How is it different from a bonus issue of shares?
A company announces a bonus issue when its cash reserves increase and it decides to convert the increased value into shares. Thus the shareholder gets a bonus share free of cost. While in a stock split only the number of shares increase, in a bonus issue the number of shares and share value both increase. It is sometimes also issued as an alternative to the dividend issued by the firms. Bonus share results in reduction of reserve capital which is used to create new shares. Stock split results in reduction of face value of stock. In both cases, market capitalisation remains the same. More on Bonus shares in our next post...

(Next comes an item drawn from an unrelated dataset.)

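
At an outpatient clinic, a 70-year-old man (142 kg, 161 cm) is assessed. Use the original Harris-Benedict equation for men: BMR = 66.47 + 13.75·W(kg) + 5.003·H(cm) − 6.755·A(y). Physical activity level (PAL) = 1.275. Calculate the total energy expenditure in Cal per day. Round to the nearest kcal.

2998 Cal per day

Harris-Benedict: BMR = 66.47 + 13.75(142) + 5.003(161) − 6.755(70) = 2351.603 kcal/day.
TEE = BMR × activity factor = 2351.603 × 1.275 = 2998.2938 kcal/day.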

Some Practical Examples of Stock Splits
The Indian Stock Market undergoes abundant stock splits every year. As many as 53 companies listed on BSE went for stock splits during the financial year ended March 31, 2017. 
Read this : 
https://economictimes.indiatimes.com/markets/stocks/news/over-50-companies-split-shares-in-fy17-will-mrf-or-eicher-follow-suit-in-fy18/articleshow/58006595.cms

In fact, Stock Splits is a very common phenomenon. In India, every month, there are many companies undergoing a stock split. 
Have a look at some of the latest stock splits here:
https://www.moneycontrol.com/stocks/marketinfo/splits/index.php

Summary
Stock Splits is a regular phenomenon for companies. It helps them make their stocks more liquid. Being only technical in nature, stock split does not add any value to the market capitalisation of the company. It just reduced the face value of the stock and increase the number of Stocks in circulation. Having said that, its understanding is vital to calculating the correct Intrinsic Value of the stock. Though 8th std mathematics and common sense, many investors (not surprisingly) tend to get perturbed with it.